S. Al-Shammria M. Al-Feelib
Objective: To determine the reliability of radionuclide cerebral blood perfusion imaging in confirming brain death irrespective of continued heartbeat.
Methods: Twenty-eight patients (19 male and 9 female, aged 17–63 years) with severe brain injury and fully supported until the final cardiac asystole were included in the study. Two sets of clinical tests aimed at ascertaining brain death in each subject were performed separately for each case within an interval of 24 h. Dynamic, planar and single photon emission computed tomographic (SPECT) brain scintigraphy were also performed after intravenous administration of 550 MBq (15 mCi) technetium- 99m hexamethyl propyleneamine oxime.

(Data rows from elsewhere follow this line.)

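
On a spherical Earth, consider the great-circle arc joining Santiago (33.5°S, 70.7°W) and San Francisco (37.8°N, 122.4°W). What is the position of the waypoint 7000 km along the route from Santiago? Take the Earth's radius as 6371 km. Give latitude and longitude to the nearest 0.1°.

≈ 19.3°N, 106.6°W

Write both endpoints as unit vectors p₁, p₂ with components (cos φ cos λ, cos φ sin λ, sin φ).
The central angle between the endpoints is δ = arccos(p₁·p₂) ≈ 1.501 rad (86.0°). The total great-circle distance is δ·R ≈ 1.501 × 6371 ≈ 9561 km, so the target fraction is f = 7000/9561 ≈ 0.732.
Interpolate at f ≈ 0.732 with slerp weights a = sin((1−f)δ)/sin δ ≈ 0.392, b = sin(fδ)/sin δ ≈ 0.893.
p = a·p₁ + b·p₂ ≈ (-0.270, -0.904, 0.331); φ = arcsin(p_z) ≈ 19.32°, λ = atan2(p_y, p_x) ≈ -106.62°.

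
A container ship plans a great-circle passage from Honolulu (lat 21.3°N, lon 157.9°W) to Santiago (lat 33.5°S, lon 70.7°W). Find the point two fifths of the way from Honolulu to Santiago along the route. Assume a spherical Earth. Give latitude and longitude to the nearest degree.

≈ lat 2°S, lon 125°W

Write both endpoints as unit vectors p₁, p₂ with components (cos φ cos λ, cos φ sin λ, sin φ).
The central angle between the endpoints is δ = arccos(p₁·p₂) ≈ 1.734 rad (99.4°).
Interpolate at f = 2/5 with slerp weights a = sin((1−f)δ)/sin δ ≈ 0.874, b = sin(fδ)/sin δ ≈ 0.648.
p = a·p₁ + b·p₂ ≈ (-0.576, -0.816, -0.040); φ = arcsin(p_z) ≈ -2.30°, λ = atan2(p_y, p_x) ≈ -125.21°.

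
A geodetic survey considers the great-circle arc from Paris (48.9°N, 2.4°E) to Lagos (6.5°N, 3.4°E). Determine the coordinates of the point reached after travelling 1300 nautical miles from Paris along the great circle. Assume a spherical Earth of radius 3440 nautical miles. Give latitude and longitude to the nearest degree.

The haversine formula gives a central angle δ ≈ 0.740 rad (42.4°) between the endpoints. The total great-circle distance is δ·R ≈ 0.740 × 3440 ≈ 2546 nmi, so the target fraction is f = 1300/2546 ≈ 0.511.
Interpolate at f ≈ 0.511 with slerp weights a = sin((1−f)δ)/sin δ ≈ 0.525, b = sin(fδ)/sin δ ≈ 0.547.
p = a·p₁ + b·p₂ ≈ (0.888, 0.047, 0.458); φ = arcsin(p_z) ≈ 27.25°, λ = atan2(p_y, p_x) ≈ 3.01°.

≈ 27°N, 3°E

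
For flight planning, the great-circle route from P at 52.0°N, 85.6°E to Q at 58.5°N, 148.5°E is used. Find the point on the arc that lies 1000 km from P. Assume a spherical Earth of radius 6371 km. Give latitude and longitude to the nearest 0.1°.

Convert each endpoint to a unit vector on the sphere (x = cos φ cos λ, y = cos φ sin λ, z = sin φ).
The central angle between the endpoints is δ = arccos(p₁·p₂) ≈ 0.612 rad (35.1°). The total great-circle distance is δ·R ≈ 0.612 × 6371 ≈ 3900 km, so the target fraction is f = 1000/3900 ≈ 0.256.
Interpolate at f ≈ 0.256 with slerp weights a = sin((1−f)δ)/sin δ ≈ 0.765, b = sin(fδ)/sin δ ≈ 0.272.
p = a·p₁ + b·p₂ ≈ (-0.085, 0.544, 0.835); φ = arcsin(p_z) ≈ 56.60°, λ = atan2(p_y, p_x) ≈ 98.89°.

≈ 56.6°N, 98.9°E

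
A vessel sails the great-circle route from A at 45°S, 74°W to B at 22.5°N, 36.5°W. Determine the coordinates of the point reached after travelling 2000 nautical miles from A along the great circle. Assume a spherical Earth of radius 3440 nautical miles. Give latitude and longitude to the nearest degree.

Write both endpoints as unit vectors p₁, p₂ with components (cos φ cos λ, cos φ sin λ, sin φ).
The central angle between the endpoints is δ = arccos(p₁·p₂) ≈ 1.321 rad (75.7°). The total great-circle distance is δ·R ≈ 1.321 × 3440 ≈ 4543 nmi, so the target fraction is f = 2000/4543 ≈ 0.440.
Interpolate at f ≈ 0.440 with slerp weights a = sin((1−f)δ)/sin δ ≈ 0.695, b = sin(fδ)/sin δ ≈ 0.567.
p = a·p₁ + b·p₂ ≈ (0.556, -0.784, -0.275); φ = arcsin(p_z) ≈ -15.95°, λ = atan2(p_y, p_x) ≈ -54.64°.

≈ 16°S, 55°W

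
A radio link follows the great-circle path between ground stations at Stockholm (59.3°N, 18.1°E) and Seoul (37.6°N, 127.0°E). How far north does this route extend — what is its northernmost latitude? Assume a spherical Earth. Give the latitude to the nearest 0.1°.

≈ 65.4°N

The great circle lies in the plane with unit normal n̂ = (p₁ × p₂)/|p₁ × p₂|.
Here n̂_z ≈ +0.416; the vertex latitude is φ_max = arccos|n̂_z| ≈ 65.4°.
Check via Clairaut: cos φ_max = |cos φ₁| · sin C = cos(59.3°)·sin(54.6°) ≈ 0.416, again giving ≈ 65.4°.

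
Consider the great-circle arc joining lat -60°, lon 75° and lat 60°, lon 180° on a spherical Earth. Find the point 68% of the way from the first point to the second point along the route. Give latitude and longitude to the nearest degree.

≈ lat 24°, lon 139°

Write both endpoints as unit vectors p₁, p₂ with components (cos φ cos λ, cos φ sin λ, sin φ).
The central angle between the endpoints is δ = arccos(p₁·p₂) ≈ 2.523 rad (144.6°).
Interpolate at f = 0.68 with slerp weights a = sin((1−f)δ)/sin δ ≈ 1.246, b = sin(fδ)/sin δ ≈ 1.706.
p = a·p₁ + b·p₂ ≈ (-0.692, 0.602, 0.399); φ = arcsin(p_z) ≈ 23.51°, λ = atan2(p_y, p_x) ≈ 138.99°.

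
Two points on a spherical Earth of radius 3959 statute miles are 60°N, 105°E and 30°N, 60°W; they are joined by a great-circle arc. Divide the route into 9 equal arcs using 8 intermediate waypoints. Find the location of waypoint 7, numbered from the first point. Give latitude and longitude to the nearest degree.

≈ 50°N, 56°W

Convert each endpoint to a unit vector on the sphere (x = cos φ cos λ, y = cos φ sin λ, z = sin φ).
The central angle between the endpoints is δ = arccos(p₁·p₂) ≈ 1.556 rad (89.2°).
Interpolate at f = 7/9 with slerp weights a = sin((1−f)δ)/sin δ ≈ 0.339, b = sin(fδ)/sin δ ≈ 0.936.
p = a·p₁ + b·p₂ ≈ (0.361, -0.538, 0.761); φ = arcsin(p_z) ≈ 49.59°, λ = atan2(p_y, p_x) ≈ -56.12°.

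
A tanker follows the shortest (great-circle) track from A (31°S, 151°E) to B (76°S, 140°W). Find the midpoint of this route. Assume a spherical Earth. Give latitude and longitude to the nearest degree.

≈ (57°S, 164°E)

Write both endpoints as unit vectors p₁, p₂ with components (cos φ cos λ, cos φ sin λ, sin φ).
The central angle between the endpoints is δ = arccos(p₁·p₂) ≈ 0.959 rad (55.0°).
Interpolate at f = 1/2 with slerp weights a = sin((1−f)δ)/sin δ ≈ 0.564, b = sin(fδ)/sin δ ≈ 0.564.
p = a·p₁ + b·p₂ ≈ (-0.527, 0.147, -0.837); φ = arcsin(p_z) ≈ -56.84°, λ = atan2(p_y, p_x) ≈ 164.46°.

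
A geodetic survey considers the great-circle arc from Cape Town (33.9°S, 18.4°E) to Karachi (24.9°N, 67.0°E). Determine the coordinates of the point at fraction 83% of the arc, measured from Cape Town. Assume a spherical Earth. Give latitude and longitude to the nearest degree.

≈ 15°N, 59°E

Convert each endpoint to a unit vector on the sphere (x = cos φ cos λ, y = cos φ sin λ, z = sin φ).
The central angle between the endpoints is δ = arccos(p₁·p₂) ≈ 1.305 rad (74.7°).
Interpolate at f = 0.83 with slerp weights a = sin((1−f)δ)/sin δ ≈ 0.228, b = sin(fδ)/sin δ ≈ 0.916.
p = a·p₁ + b·p₂ ≈ (0.504, 0.824, 0.258); φ = arcsin(p_z) ≈ 14.97°, λ = atan2(p_y, p_x) ≈ 58.55°.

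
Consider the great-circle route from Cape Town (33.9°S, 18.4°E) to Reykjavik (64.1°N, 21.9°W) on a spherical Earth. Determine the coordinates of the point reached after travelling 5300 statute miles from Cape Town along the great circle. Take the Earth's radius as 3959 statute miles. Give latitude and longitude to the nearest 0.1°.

≈ 40.1°N, 3.3°W

From cos δ = sin φ₁ sin φ₂ + cos φ₁ cos φ₂ cos Δλ, the central angle is δ ≈ 1.798 rad (103.0°). The total great-circle distance is δ·R ≈ 1.798 × 3959 ≈ 7118 mi, so the target fraction is f = 5300/7118 ≈ 0.745.
Interpolate at f ≈ 0.745 with slerp weights a = sin((1−f)δ)/sin δ ≈ 0.455, b = sin(fδ)/sin δ ≈ 0.999.
p = a·p₁ + b·p₂ ≈ (0.763, -0.044, 0.645); φ = arcsin(p_z) ≈ 40.15°, λ = atan2(p_y, p_x) ≈ -3.27°.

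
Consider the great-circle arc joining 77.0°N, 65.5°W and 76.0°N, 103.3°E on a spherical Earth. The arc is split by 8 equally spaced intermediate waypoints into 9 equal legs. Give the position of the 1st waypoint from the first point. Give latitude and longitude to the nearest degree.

≈ 80°N, 64°W

Convert each endpoint to a unit vector on the sphere (x = cos φ cos λ, y = cos φ sin λ, z = sin φ).
The central angle between the endpoints is δ = arccos(p₁·p₂) ≈ 0.469 rad (26.9°).
Interpolate at f = 1/9 with slerp weights a = sin((1−f)δ)/sin δ ≈ 0.896, b = sin(fδ)/sin δ ≈ 0.115.
p = a·p₁ + b·p₂ ≈ (0.077, -0.156, 0.985); φ = arcsin(p_z) ≈ 79.96°, λ = atan2(p_y, p_x) ≈ -63.72°.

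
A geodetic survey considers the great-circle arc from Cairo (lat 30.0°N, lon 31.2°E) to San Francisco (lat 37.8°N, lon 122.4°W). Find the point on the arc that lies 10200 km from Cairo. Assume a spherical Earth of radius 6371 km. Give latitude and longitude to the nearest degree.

≈ lat 52°N, lon 112°W

Write both endpoints as unit vectors p₁, p₂ with components (cos φ cos λ, cos φ sin λ, sin φ).
The central angle between the endpoints is δ = arccos(p₁·p₂) ≈ 1.882 rad (107.8°). The total great-circle distance is δ·R ≈ 1.882 × 6371 ≈ 11992 km, so the target fraction is f = 10200/11992 ≈ 0.851.
Interpolate at f ≈ 0.851 with slerp weights a = sin((1−f)δ)/sin δ ≈ 0.292, b = sin(fδ)/sin δ ≈ 1.050.
p = a·p₁ + b·p₂ ≈ (-0.229, -0.570, 0.789); φ = arcsin(p_z) ≈ 52.13°, λ = atan2(p_y, p_x) ≈ -111.86°.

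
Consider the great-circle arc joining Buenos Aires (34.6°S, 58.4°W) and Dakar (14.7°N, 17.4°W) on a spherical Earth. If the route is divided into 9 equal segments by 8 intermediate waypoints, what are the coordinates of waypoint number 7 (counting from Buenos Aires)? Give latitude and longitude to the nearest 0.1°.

≈ 3.5°N, 25.8°W

Write both endpoints as unit vectors p₁, p₂ with components (cos φ cos λ, cos φ sin λ, sin φ).
The central angle between the endpoints is δ = arccos(p₁·p₂) ≈ 1.096 rad (62.8°).
Interpolate at f = 7/9 with slerp weights a = sin((1−f)δ)/sin δ ≈ 0.271, b = sin(fδ)/sin δ ≈ 0.847.
p = a·p₁ + b·p₂ ≈ (0.898, -0.435, 0.061); φ = arcsin(p_z) ≈ 3.49°, λ = atan2(p_y, p_x) ≈ -25.84°.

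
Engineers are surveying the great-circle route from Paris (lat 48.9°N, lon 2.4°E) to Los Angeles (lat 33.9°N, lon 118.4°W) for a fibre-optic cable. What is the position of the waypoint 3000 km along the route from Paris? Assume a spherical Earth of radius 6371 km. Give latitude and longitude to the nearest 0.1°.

Write both endpoints as unit vectors p₁, p₂ with components (cos φ cos λ, cos φ sin λ, sin φ).
The central angle between the endpoints is δ = arccos(p₁·p₂) ≈ 1.429 rad (81.9°). The total great-circle distance is δ·R ≈ 1.429 × 6371 ≈ 9107 km, so the target fraction is f = 3000/9107 ≈ 0.329.
Interpolate at f ≈ 0.329 with slerp weights a = sin((1−f)δ)/sin δ ≈ 0.827, b = sin(fδ)/sin δ ≈ 0.458.
p = a·p₁ + b·p₂ ≈ (0.362, -0.312, 0.878); φ = arcsin(p_z) ≈ 61.46°, λ = atan2(p_y, p_x) ≈ -40.74°.

≈ lat 61.5°N, lon 40.7°W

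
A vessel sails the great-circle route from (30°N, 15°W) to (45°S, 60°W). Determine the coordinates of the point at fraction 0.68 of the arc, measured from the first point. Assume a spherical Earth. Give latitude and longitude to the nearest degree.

≈ (22°S, 42°W)

Convert each endpoint to a unit vector on the sphere (x = cos φ cos λ, y = cos φ sin λ, z = sin φ).
The central angle between the endpoints is δ = arccos(p₁·p₂) ≈ 1.491 rad (85.4°).
Interpolate at f = 0.68 with slerp weights a = sin((1−f)δ)/sin δ ≈ 0.461, b = sin(fδ)/sin δ ≈ 0.852.
p = a·p₁ + b·p₂ ≈ (0.687, -0.625, -0.372); φ = arcsin(p_z) ≈ -21.83°, λ = atan2(p_y, p_x) ≈ -42.31°.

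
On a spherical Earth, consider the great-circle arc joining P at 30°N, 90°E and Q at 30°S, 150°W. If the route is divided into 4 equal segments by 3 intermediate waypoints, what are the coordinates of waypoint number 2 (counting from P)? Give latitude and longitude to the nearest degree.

Write both endpoints as unit vectors p₁, p₂ with components (cos φ cos λ, cos φ sin λ, sin φ).
The central angle between the endpoints is δ = arccos(p₁·p₂) ≈ 2.246 rad (128.7°).
Interpolate at f = 2/4 with slerp weights a = sin((1−f)δ)/sin δ ≈ 1.155, b = sin(fδ)/sin δ ≈ 1.155.
p = a·p₁ + b·p₂ ≈ (-0.866, 0.500, 0.000); φ = arcsin(p_z) ≈ 0.00°, λ = atan2(p_y, p_x) ≈ 150.00°.

≈ 0°N, 150°E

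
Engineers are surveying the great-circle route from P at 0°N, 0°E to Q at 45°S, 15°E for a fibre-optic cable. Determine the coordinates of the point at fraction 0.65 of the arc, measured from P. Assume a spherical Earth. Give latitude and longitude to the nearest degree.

Convert each endpoint to a unit vector on the sphere (x = cos φ cos λ, y = cos φ sin λ, z = sin φ).
The central angle between the endpoints is δ = arccos(p₁·p₂) ≈ 0.819 rad (46.9°).
Interpolate at f = 0.65 with slerp weights a = sin((1−f)δ)/sin δ ≈ 0.387, b = sin(fδ)/sin δ ≈ 0.695.
p = a·p₁ + b·p₂ ≈ (0.862, 0.127, -0.491); φ = arcsin(p_z) ≈ -29.43°, λ = atan2(p_y, p_x) ≈ 8.40°.

≈ 29°S, 8°E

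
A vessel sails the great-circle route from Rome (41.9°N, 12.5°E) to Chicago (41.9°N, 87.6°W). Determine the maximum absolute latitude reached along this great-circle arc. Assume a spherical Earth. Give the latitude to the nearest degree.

≈ 54°N

The great circle lies in the plane with unit normal n̂ = (p₁ × p₂)/|p₁ × p₂|.
Here n̂_z ≈ -0.582; the vertex latitude is φ_max = arccos|n̂_z| ≈ 54.4°.
Check via Clairaut: cos φ_max = |cos φ₁| · sin C = cos(41.9°)·sin(51.4°) ≈ 0.582, again giving ≈ 54.4°.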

Results: Following the clinical diagnosis of brain death, none of the patients was withdrawn from cardiopulmonary support or had any organ harvested. Dynamic, planar and SPECT imaging performed thereafter did not reveal any intracranial cerebral perfusion in any of the subjects, except in 1 patient where the initial scan showed posterior fossa activity that ceased, in a subsequent scan obtained after 24 h. All of the patients were declared dead only after the emergence of cardiac asystole.
Conclusion: The findings indicate that radionuclide brain perfusion imaging is reliable, reproducible, noninvasive and simple to perform for the confirmation of brain death and as such we recommend it as an alternative to exhaustive neurophysiological tests and invasive catheter angiography.